January 16, 2016

Poverty linked to childhood depression, changes in brain connectivity


Functional MRI scans show areas in the brains of poor children with normal connectivity
highlighted in red and blue, and weakened connectivity shown in green. The areas in
green are among several areas — detailed in other brain scans — where connections
are weakened in children raised in poverty.

(January 16, 2016)  Conditions associated with poverty appear to interfere with how key brain regions connect and increase depression risk in children

Many negative consequences are linked to growing up poor, and researchers at Washington University St. Louis have identified one more: altered brain connectivity.

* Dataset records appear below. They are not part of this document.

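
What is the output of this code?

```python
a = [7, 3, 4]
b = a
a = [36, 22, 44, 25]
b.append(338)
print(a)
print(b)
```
[36, 22, 44, 25]
[7, 3, 4, 338]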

Analyzing brain scans of 105 children ages 7 to 12, the researchers found that key structures in the brain are connected differently in poor children than in kids raised in more affluent settings. In particular, the brain’s hippocampus — a structure key to learning, memory and regulation of stress — and the amygdala — which is linked to stress and emotion — connect to other areas of the brain differently in poor children than in kids whose families had higher incomes.

Those connections, viewed using functional MRI scans, were weaker, depending on the degree of poverty to which a child was exposed. The poorer the family, the more likely the hippocampus and amygdala would connect to other brain structures in ways the researchers characterized as weaker. In addition, poorer preschoolers were much more likely to have symptoms of clinical depression when they reached school age.